In the last year or so China has rapidly gone from building platforms to bringing in dredging ships and piling up sand into new islands. Thus Hughes reef, which has had a 380 square meter (4,100 square feet) raised platform since 2004 has in the last six months had that expanded by dredging to a 75,000 square meter (18 acre) island with an airstrip and buildings now under construction. Similar platform building and island creation is under way at other reefs (Johnson South, Gaven Reefs and Fiery Cross Reef) in the Spratlys.
China is particularly concerned about gaining control of the Spratlys, a group of some 100 islets, atolls, and reefs that total only about 5 square kilometers (1,200 acres) of land, but sprawl across some 410,000 square kilometers of the South China Sea. Set amid some of the world's most productive fishing grounds, the islands are believed to have enormous oil and gas reserves. Several nations have overlapping claims on the group. About 45 of the islands are currently occupied by small numbers of military personnel. China claims them all, but long occupied only 8 while Vietnam has occupied or marked 25, the Philippines 8, Malaysia 6, and Taiwan one. Now China is building platforms and new islands all over the Spratly chain giving it a legal (at least according to China) claim to all of the Spratly Islands.

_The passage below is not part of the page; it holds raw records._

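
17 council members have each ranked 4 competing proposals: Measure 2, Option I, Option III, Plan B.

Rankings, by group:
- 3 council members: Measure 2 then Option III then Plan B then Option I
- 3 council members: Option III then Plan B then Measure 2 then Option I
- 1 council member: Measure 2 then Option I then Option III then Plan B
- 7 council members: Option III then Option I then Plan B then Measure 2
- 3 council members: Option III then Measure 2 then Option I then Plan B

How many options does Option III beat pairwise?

3

Option III against each rival (17 council members):
Option III vs Measure 2: Option III wins 13–4.
Option III vs Option I: Option III, 16–1.
Option III vs Plan B: Option III, 17–0.
Option III beats Measure 2, Option I, Plan B — 3 pairwise wins.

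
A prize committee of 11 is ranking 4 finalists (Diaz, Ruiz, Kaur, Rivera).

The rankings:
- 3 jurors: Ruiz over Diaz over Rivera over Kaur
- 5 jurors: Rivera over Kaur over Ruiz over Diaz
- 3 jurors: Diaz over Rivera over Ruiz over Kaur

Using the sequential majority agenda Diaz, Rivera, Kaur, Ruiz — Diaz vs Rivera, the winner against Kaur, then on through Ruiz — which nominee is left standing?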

All these new islands have to be supplied with food, water, fuel and other necessities from the mainland. Most of this is by ship but the addition of airstrips provides the ability to make emergency deliveries by air. The platforms are kept because during major storms these low lying artificial islands are often flooded. The platforms provide an emergency refuge for the small garrisons on these islands. Other nations believe all this platform and island building can mean only one things, an eventual Chinese attack on the claims (and island garrisons) of other claimants.